I understand it’s hard for progressives to abandon the themes and causes they’ve dedicated their lives to, and I’m not suggesting they do. Racial and gender and youth and minority empowerment work may have much room for improvement, but they don’t need to roll back. But for politics and democracy, I think we need to recognize that an approach that lifts all marginalized boats, rather than just some, is going to be far more effective at actually delivering sustainable change, and doesn’t risk burning down our democracies in the process. And that will be much better for everyone, most of all the marginalized.

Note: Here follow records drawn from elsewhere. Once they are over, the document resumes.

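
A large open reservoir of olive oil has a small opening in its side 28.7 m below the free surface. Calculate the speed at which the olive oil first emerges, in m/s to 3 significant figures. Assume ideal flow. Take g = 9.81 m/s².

v ≈ 23.7 m/s

With the surface at rest and both surface and jet at atmospheric pressure, Bernoulli gives ρg h = ½ρv², so v = √(2gh) = √(2·9.81·28.7) = 23.7 m/s.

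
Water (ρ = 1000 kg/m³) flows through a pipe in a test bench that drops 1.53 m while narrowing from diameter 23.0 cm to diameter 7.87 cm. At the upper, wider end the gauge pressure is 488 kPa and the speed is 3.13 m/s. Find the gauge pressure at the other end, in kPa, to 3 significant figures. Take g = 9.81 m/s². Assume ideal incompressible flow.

By continuity, v₂ = v₁·A₁/A₂ = 3.13·(415/48.6) = 26.7 m/s.
Energy conservation along the streamline gives P₂ = P₁ − ½ρ(v₂² − v₁²) − ρg(h₂ − h₁).
P₂ = 488000 + ½·1000·(3.13² − 26.7²) − 1000·9.81·(−1.53) = 488000 + (-352000) − (-15000) = 151000 Pa.

P₂ ≈ 151 kPa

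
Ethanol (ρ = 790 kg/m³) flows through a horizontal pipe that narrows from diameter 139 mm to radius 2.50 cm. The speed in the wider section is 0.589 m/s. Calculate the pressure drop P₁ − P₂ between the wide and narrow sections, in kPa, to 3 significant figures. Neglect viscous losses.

ΔP ≈ 8.05 kPa

Continuity gives A₁v₁ = A₂v₂, so v₂ = (152 cm²)/(19.6 cm²) × 0.589 m/s = 4.55 m/s.
With no height change, Bernoulli's equation is P₁ + ½ρv₁² = P₂ + ½ρv₂².
P₁ − P₂ = ½·790·(4.55² − 0.589²) = ½·790·20.4 = 8050 Pa.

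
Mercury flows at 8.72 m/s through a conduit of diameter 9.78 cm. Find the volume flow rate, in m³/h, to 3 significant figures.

Q = A·v = 0.00751 m² × 8.72 m/s = 0.0655 m³/s.
Converting: 0.0655 m³/s × 3600 = 236 m³/h.

236 m³/h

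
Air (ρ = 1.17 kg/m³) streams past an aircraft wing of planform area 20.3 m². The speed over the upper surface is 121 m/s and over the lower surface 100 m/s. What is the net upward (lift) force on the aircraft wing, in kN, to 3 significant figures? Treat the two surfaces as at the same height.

F = 55.1 kN

With equal heights on the two surfaces, Bernoulli gives P_lower − P_upper = ½ρ(v_upper² − v_lower²).
ΔP = ½·1.17·(121² − 100²) = 2710 Pa.
Lift = ΔP · A = 2710 × 20.3 = 55100 N.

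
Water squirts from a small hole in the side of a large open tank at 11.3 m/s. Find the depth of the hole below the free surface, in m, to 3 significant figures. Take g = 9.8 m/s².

Torricelli: v = √(2gh), so h = v²/(2g).
h = 11.3²/(2·9.8) = 128/19.60 = 6.51 m.

h = 6.51 m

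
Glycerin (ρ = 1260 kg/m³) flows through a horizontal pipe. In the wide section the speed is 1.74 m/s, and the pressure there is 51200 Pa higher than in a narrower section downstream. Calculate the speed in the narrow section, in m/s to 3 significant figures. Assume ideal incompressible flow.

Horizontal Bernoulli: P₁ + ½ρv₁² = P₂ + ½ρv₂², so v₂² = v₁² + 2(P₁ − P₂)/ρ.
v₂ = √(1.74² + 2·51200/1260) = √(3.03 + 81.3) = 9.18 m/s.

9.18 m/s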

I feel some urgency in writing this post. Because in 2020 in the US we saw a sharp turn towards the more aggressive forms of radical progressive identity politics. It seemed in part to be a reaction on the left to anxiety around Trump potentially winning the election. If true, there may be a danger that both in the lead up to the 2024 election and in the aftermath of a potential Trump victory, US progressives will cast around for ideologies to cling to and seize onto a narrative of ideological purification, breeding again a more radical and aggressive identity politics approach. I think this is likely the dream scenario for Trump and Putin and the authoritarian crowd, and why I expect far right influence operations to be instigating it at scale, as they have repeatedly done in the past. Will US progressives take the bait again? Given America's pivotal role in anchoring democracy globally, the fate of the democratic world may hang on that question.